One person who has never shown much interest in corporate correctness is Her Majesty the Queen — but if you had been able to buy shares in 1952 in the royal ‘firm’ of which she has been executive chairman these past 63 and a half years, you would have made out like Warren Buffett. When she succeeded her father, the royal finances were not a matter for public discussion: the first estimate of her private wealth, at £60 million, did not appear in the press until 1969. More recently, a consultancy called Brand Finance came up with a figure of £44 billion as the value of the entire monarchical enterprise, made up of £18 billion of ‘tangible assets’ (a small portion of them privately owned, the rest attached to the job) and £26 billion of ‘intangibles’ representing ‘the value of the uplift to the economy attributable to the monarchy’.
Though any conventional company would have made her retire 20 years ago, there can be no doubt that the Queen has been a brilliant manager of her own brand (only Sir Richard Branson stands comparison) and a sharp-eyed steward of the royal asset portfolio. Comparisons with Sir Terry Leahy’s reign at Tesco, or Lord Browne of Madingley’s heyday as ‘the Sun King of the oil industry’ at BP, are not entirely far-fetched — because the clear problem now is what happens next.

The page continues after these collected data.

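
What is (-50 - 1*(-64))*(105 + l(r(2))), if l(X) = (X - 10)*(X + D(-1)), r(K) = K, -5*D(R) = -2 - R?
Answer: 6118/5 ≈ 1223.6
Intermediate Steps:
D(R) = ⅖ + R/5 (D(R) = -(-2 - R)/5 = ⅖ + R/5)
l(X) = (-10 + X)*(⅕ + X) (l(X) = (X - 10)*(X + (⅖ + (⅕)*(-1))) = (-10 + X)*(X + (⅖ - ⅕)) = (-10 + X)*(X + ⅕) = (-10 + X)*(⅕ + X))
(-50 - 1*(-64))*(105 + l(r(2))) = (-50 - 1*(-64))*(105 + (-2 + 2² - 49/5*2)) = (-50 + 64)*(105 + (-2 + 4 - 98/5)) = 14*(105 - 88/5) = 14*(437/5) = 6118/5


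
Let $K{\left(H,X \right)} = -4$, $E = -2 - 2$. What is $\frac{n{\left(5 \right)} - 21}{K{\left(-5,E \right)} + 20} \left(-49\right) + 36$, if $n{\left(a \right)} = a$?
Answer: $85$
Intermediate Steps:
$E = -4$ ($E = -2 - 2 = -4$)
$\frac{n{\left(5 \right)} - 21}{K{\left(-5,E \right)} + 20} \left(-49\right) + 36 = \frac{5 - 21}{-4 + 20} \left(-49\right) + 36 = - \frac{16}{16} \left(-49\right) + 36 = \left(-16\right) \frac{1}{16} \left(-49\right) + 36 = \left(-1\right) \left(-49\right) + 36 = 49 + 36 = 85$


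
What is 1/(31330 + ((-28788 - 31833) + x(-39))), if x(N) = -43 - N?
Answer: -1/29295 ≈ -3.4136e-5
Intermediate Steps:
1/(31330 + ((-28788 - 31833) + x(-39))) = 1/(31330 + ((-28788 - 31833) + (-43 - 1*(-39)))) = 1/(31330 + (-60621 + (-43 + 39))) = 1/(31330 + (-60621 - 4)) = 1/(31330 - 60625) = 1/(-29295) = -1/29295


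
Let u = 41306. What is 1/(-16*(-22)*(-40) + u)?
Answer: 1/27226 ≈ 3.6730e-5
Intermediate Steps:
1/(-16*(-22)*(-40) + u) = 1/(-16*(-22)*(-40) + 41306) = 1/(352*(-40) + 41306) = 1/(-14080 + 41306) = 1/27226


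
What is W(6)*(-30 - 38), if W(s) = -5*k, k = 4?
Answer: 1360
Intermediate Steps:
W(s) = -20 (W(s) = -5*4 = -20)
W(6)*(-30 - 38) = -20*(-30 - 38) = -20*(-68) = 1360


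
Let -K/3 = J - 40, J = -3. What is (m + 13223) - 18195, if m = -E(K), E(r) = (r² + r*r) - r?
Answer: -38125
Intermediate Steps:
K = 129 (K = -3*(-3 - 40) = -3*(-43) = 129)
E(r) = -r + 2*r² (E(r) = (r² + r²) - r = 2*r² - r = -r + 2*r²)
m = -33153 (m = -129*(-1 + 2*129) = -129*(-1 + 258) = -129*257 = -1*33153 = -33153)
(m + 13223) - 18195 = (-33153 + 13223) - 18195 = -19930 - 18195 = -38125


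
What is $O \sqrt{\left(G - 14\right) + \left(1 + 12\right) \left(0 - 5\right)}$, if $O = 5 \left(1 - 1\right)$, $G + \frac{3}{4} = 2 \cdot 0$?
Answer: $0$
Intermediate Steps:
$G = - \frac{3}{4}$ ($G = - \frac{3}{4} + 2 \cdot 0 = - \frac{3}{4} + 0 = - \frac{3}{4} \approx -0.75$)
$O = 0$ ($O = 5 \cdot 0 = 0$)
$O \sqrt{\left(G - 14\right) + \left(1 + 12\right) \left(0 - 5\right)} = 0 \sqrt{\left(- \frac{3}{4} - 14\right) + \left(1 + 12\right) \left(0 - 5\right)} = 0 \sqrt{- \frac{59}{4} + 13 \left(-5\right)} = 0 \sqrt{- \frac{59}{4} - 65} = 0 \sqrt{- \frac{319}{4}} = 0 \frac{i \sqrt{319}}{2} = 0$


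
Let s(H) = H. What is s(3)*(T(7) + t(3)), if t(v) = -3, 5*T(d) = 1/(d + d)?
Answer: -627/70 ≈ -8.9571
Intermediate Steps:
T(d) = 1/(10*d) (T(d) = 1/(5*(d + d)) = 1/(5*((2*d))) = (1/(2*d))/5 = 1/(10*d))
s(3)*(T(7) + t(3)) = 3*((1/10)/7 - 3) = 3*((1/10)*(1/7) - 3) = 3*(1/70 - 3) = 3*(-209/70) = -627/70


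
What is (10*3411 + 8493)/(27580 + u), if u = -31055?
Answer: -42603/3475 ≈ -12.260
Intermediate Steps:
(10*3411 + 8493)/(27580 + u) = (10*3411 + 8493)/(27580 - 31055) = (34110 + 8493)/(-3475) = 42603*(-1/3475) = -42603/3475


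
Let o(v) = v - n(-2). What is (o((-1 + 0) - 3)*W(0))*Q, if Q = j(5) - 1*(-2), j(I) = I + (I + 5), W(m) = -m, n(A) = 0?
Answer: 0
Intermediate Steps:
o(v) = v (o(v) = v - 1*0 = v + 0 = v)
j(I) = 5 + 2*I (j(I) = I + (5 + I) = 5 + 2*I)
Q = 17 (Q = (5 + 2*5) - 1*(-2) = (5 + 10) + 2 = 15 + 2 = 17)
(o((-1 + 0) - 3)*W(0))*Q = (((-1 + 0) - 3)*(-1*0))*17 = ((-1 - 3)*0)*17 = -4*0*17 = 0*17 = 0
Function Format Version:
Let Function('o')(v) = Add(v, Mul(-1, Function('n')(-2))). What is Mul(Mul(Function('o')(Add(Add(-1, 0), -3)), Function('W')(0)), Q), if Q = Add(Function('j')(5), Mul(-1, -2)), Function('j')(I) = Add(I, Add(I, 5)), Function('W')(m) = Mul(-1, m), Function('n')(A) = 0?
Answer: 0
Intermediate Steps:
Function('o')(v) = v (Function('o')(v) = Add(v, Mul(-1, 0)) = Add(v, 0) = v)
Function('j')(I) = Add(5, Mul(2, I)) (Function('j')(I) = Add(I, Add(5, I)) = Add(5, Mul(2, I)))
Q = 17 (Q = Add(Add(5, Mul(2, 5)), Mul(-1, -2)) = Add(Add(5, 10), 2) = Add(15, 2) = 17)
Mul(Mul(Function('o')(Add(Add(-1, 0), -3)), Function('W')(0)), Q) = Mul(Mul(Add(Add(-1, 0), -3), Mul(-1, 0)), 17) = Mul(Mul(Add(-1, -3), 0), 17) = Mul(Mul(-4, 0), 17) = Mul(0, 17) = 0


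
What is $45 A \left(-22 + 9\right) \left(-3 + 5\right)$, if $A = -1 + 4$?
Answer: $-3510$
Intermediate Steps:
$A = 3$
$45 A \left(-22 + 9\right) \left(-3 + 5\right) = 45 \cdot 3 \left(-22 + 9\right) \left(-3 + 5\right) = 135 \left(\left(-13\right) 2\right) = 135 \left(-26\right) = -3510$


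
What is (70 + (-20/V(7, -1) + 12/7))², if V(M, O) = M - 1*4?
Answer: 1865956/441 ≈ 4231.2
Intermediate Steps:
V(M, O) = -4 + M (V(M, O) = M - 4 = -4 + M)
(70 + (-20/V(7, -1) + 12/7))² = (70 + (-20/(-4 + 7) + 12/7))² = (70 + (-20/3 + 12*(⅐)))² = (70 + (-20*⅓ + 12/7))² = (70 + (-20/3 + 12/7))² = (70 - 104/21)² = (1366/21)² = 1865956/441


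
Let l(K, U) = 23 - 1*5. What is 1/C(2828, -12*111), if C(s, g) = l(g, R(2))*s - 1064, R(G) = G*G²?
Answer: 1/49840 ≈ 2.0064e-5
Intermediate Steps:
R(G) = G³
l(K, U) = 18 (l(K, U) = 23 - 5 = 18)
C(s, g) = -1064 + 18*s (C(s, g) = 18*s - 1064 = -1064 + 18*s)
1/C(2828, -12*111) = 1/(-1064 + 18*2828) = 1/(-1064 + 50904) = 1/49840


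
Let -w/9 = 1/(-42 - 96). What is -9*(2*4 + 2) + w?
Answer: -4137/46 ≈ -89.935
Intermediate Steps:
w = 3/46 (w = -9/(-42 - 96) = -9/(-138) = -9*(-1/138) = 3/46 ≈ 0.065217)
-9*(2*4 + 2) + w = -9*(2*4 + 2) + 3/46 = -9*(8 + 2) + 3/46 = -9*10 + 3/46 = -90 + 3/46 = -4137/46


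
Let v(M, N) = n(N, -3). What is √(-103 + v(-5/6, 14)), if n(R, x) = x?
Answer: I*√106 ≈ 10.296*I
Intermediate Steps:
v(M, N) = -3
√(-103 + v(-5/6, 14)) = √(-103 - 3) = √(-106) = I*√106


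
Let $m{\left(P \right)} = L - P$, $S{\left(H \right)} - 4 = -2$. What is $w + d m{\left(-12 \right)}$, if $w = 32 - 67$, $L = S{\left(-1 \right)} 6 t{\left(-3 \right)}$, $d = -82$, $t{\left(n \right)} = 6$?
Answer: $-6923$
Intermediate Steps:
$S{\left(H \right)} = 2$ ($S{\left(H \right)} = 4 - 2 = 2$)
$L = 72$ ($L = 2 \cdot 6 \cdot 6 = 12 \cdot 6 = 72$)
$w = -35$
$m{\left(P \right)} = 72 - P$
$w + d m{\left(-12 \right)} = -35 - 82 \left(72 - -12\right) = -35 - 82 \left(72 + 12\right) = -35 - 6888 = -6923$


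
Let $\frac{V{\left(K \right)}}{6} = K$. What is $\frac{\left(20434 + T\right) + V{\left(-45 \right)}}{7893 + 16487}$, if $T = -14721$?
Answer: $\frac{5443}{24380} \approx 0.22326$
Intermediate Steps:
$V{\left(K \right)} = 6 K$
$\frac{\left(20434 + T\right) + V{\left(-45 \right)}}{7893 + 16487} = \frac{\left(20434 - 14721\right) + 6 \left(-45\right)}{7893 + 16487} = \frac{5713 - 270}{24380} = 5443 \cdot \frac{1}{24380} = \frac{5443}{24380}$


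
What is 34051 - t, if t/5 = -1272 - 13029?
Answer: 105556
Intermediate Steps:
t = -71505 (t = 5*(-1272 - 13029) = 5*(-14301) = -71505)
34051 - t = 34051 - 1*(-71505) = 34051 + 71505 = 105556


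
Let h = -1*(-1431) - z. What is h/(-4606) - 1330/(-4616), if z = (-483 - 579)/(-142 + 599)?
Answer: -56010251/2429103068 ≈ -0.023058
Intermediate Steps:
z = -1062/457 ≈ -2.3239
h = 655029/457 (h = -1*(-1431) - 1*(-1062/457) = 1431 + 1062/457 = 655029/457 ≈ 1433.3)
h/(-4606) - 1330/(-4616) = (655029/457)/(-4606) - 1330/(-4616) = (655029/457)*(-1/4606) - 1330*(-1/4616) = -655029/2104942 + 665/2308 = -56010251/2429103068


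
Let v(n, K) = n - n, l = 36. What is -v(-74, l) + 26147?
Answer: 26147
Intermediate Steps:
v(n, K) = 0
-v(-74, l) + 26147 = -1*0 + 26147 = 0 + 26147 = 26147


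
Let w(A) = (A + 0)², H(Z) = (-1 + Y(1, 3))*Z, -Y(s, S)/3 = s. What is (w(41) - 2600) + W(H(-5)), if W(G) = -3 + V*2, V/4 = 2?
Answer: -906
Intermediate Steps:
V = 8 (V = 4*2 = 8)
Y(s, S) = -3*s
H(Z) = -4*Z (H(Z) = (-1 - 3*1)*Z = (-1 - 3)*Z = -4*Z)
w(A) = A²
W(G) = 13 (W(G) = -3 + 8*2 = -3 + 16 = 13)
(w(41) - 2600) + W(H(-5)) = (41² - 2600) + 13 = (1681 - 2600) + 13 = -919 + 13 = -906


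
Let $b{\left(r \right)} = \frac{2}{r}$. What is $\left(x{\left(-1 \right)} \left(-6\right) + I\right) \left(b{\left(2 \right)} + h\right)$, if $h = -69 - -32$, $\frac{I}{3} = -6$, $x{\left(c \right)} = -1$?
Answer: $432$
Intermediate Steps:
$I = -18$ ($I = 3 \left(-6\right) = -18$)
$h = -37$ ($h = -69 + 32 = -37$)
$\left(x{\left(-1 \right)} \left(-6\right) + I\right) \left(b{\left(2 \right)} + h\right) = \left(\left(-1\right) \left(-6\right) - 18\right) \left(\frac{2}{2} - 37\right) = \left(6 - 18\right) \left(2 \cdot \frac{1}{2} - 37\right) = - 12 \left(1 - 37\right) = \left(-12\right) \left(-36\right) = 432$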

The Prince of Wales’s eccentricities and extravagances have been cushioned all these years by the wealth of the Duchy of Cornwall. His brothers are even less businesslike, and if there were choice in the matter, royal financial advisers would surely be recommending the steely Princess Royal for promotion to the top job. Still, be thankful there‘s no headhunter involved, searching for an eye-catching appointee from outside.